By latching onto McCain’s proclamation that some of Michigan’s lost automotive jobs are gone forever, Romney’s camp believes it may have a wedge issue he can use against McCain in Michigan…Romney’s campaign seized on the comments, first in a press release Thursday afternoon characterizing them as “McCain’s pessimism about Michigan’s future.” Romney then continued to bang away with the criticism during the debate, and afterward.

“I’m not going to be one of those who writes off jobs in Michigan,” Romney told reporters after the debate. “The domestic auto industry can come back in a big way in that state and I’m not willing to run anyone off.”

But McCain is right. People in Detroit don’t want to hear it, but it would be silly to assert that those jobs are ever coming back to an over-taxed, over-regulated state whose labor force is lopsidedly dominated by unions. Sorry, Michigan, the Midwestern economy has changed.

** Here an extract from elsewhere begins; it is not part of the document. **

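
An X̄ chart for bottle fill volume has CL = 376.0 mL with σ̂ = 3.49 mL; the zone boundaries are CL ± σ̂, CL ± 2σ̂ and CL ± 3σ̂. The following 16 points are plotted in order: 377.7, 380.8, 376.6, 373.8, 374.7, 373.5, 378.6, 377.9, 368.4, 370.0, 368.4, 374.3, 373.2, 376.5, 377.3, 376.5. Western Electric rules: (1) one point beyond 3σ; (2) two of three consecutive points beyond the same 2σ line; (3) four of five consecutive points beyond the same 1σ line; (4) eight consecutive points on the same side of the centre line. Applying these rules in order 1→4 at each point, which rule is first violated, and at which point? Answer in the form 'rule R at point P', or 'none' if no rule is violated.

rule 2 at point 11

Zone of each point (C = within 1σ̂, B = 1σ̂–2σ̂, A = 2σ̂–3σ̂, * = beyond 3σ̂; sign = side of CL): 1:+C, 2:+B, 3:+C, 4:-C, 5:-C, 6:-C, 7:+C, 8:+C, 9:-A, 10:-B, 11:-A, 12:-C, 13:-C, 14:+C, 15:+C, 16:+C
Rule 2 (two of three consecutive points beyond the same 2σ limit) is satisfied at point 11.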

If you keep raising taxes, you’ll keep helping other states like South Carolina and Indiana take over domestic auto-manufacturing.

What Romney should have said is that unrealistic corporate average fuel economy (CAFE) standards, supported by McCain, will cause more layoffs, as will the McCain-Lieberman carbon-dioxide cap n’ trade bill (a boondoggle for General Electric, which is heavily invested in subsidized energy and has the largest congressional lobbying budget of any corporation on earth).

UPDATE — From a reader:

Of course, Romney is being sandwiched. Huckabee is attacking him (even if not by name) as the guy who lays you off. So, now Romney’s going to be the CEO who comes in and brings back all those poor employees who were laid off by the last CEO.

Indeed. And it’s a promise he can’t keep.